Nigeria is once again trying to calm demand for foreign stocks through tighter regulatory oversight of local brokers.
The Abuja-based Securities and Exchange Commission now plans to register brokers selling shares of foreign companies as more Nigerians cram assets to protect against inflation and currency weakness.
An effort earlier last month met with locals resistance, turning on them after warnings alerting people to the risks and threats to sanction local traders.
Read: Nigerians Avoid Naira For Foreign Currency To Store Wealth
“The commission plans to actively monitor the local foreign equity market as part of our mandate to ensure investor protection and market transparency,” Dayo Obisan, SEC executive commissioner of operations, said in an interview.
The regulator wants to draw a curtain on a period that has seen legions of young Nigerians turn to online platforms to invest in stocks and digital currencies. The need to protect savings became more urgent after the central bank devalued the local currency three times in a year, while inflation accelerated at the fastest rate in four years.
Previously, online platforms could connect high net worth individuals without an independent license. The SEC now wants to regulate them directly because of concerns it targets retail investors who need protection.
The All-Share Index, Nigeria’s benchmark stock market gauge, has fallen 2% this year, compared to a gain of around 11% in the S&P 500 Index.
At least 400,000 Nigerians have invested funds in foreign stocks through online brokers in the past 18 months, Obisan said.
Nigerians actively trading or owning foreign stocks now overtake those who invest in local collective investment schemes schemes or mutual funds, depending on the regulator. About 70% are between the ages of 18 and 40, a demographic that has shunned the local stock market, which has a total active investor base of less than one million.

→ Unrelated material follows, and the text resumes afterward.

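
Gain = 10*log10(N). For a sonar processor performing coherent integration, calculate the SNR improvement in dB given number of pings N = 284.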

“There is growing interest among the younger population and this concerns the commission mainly because it creates an avenue for exploitation,” Obisan said.
The SEC will license companies offering foreign stocks under so-called “digital sub-brokerage” regulation, which it says should give some form of legitimacy to their activities.
The requirement will ensure “that regulatory responsibilities for welcoming clients, custody of assets and complying with reporting requirements are met,” Obisan said.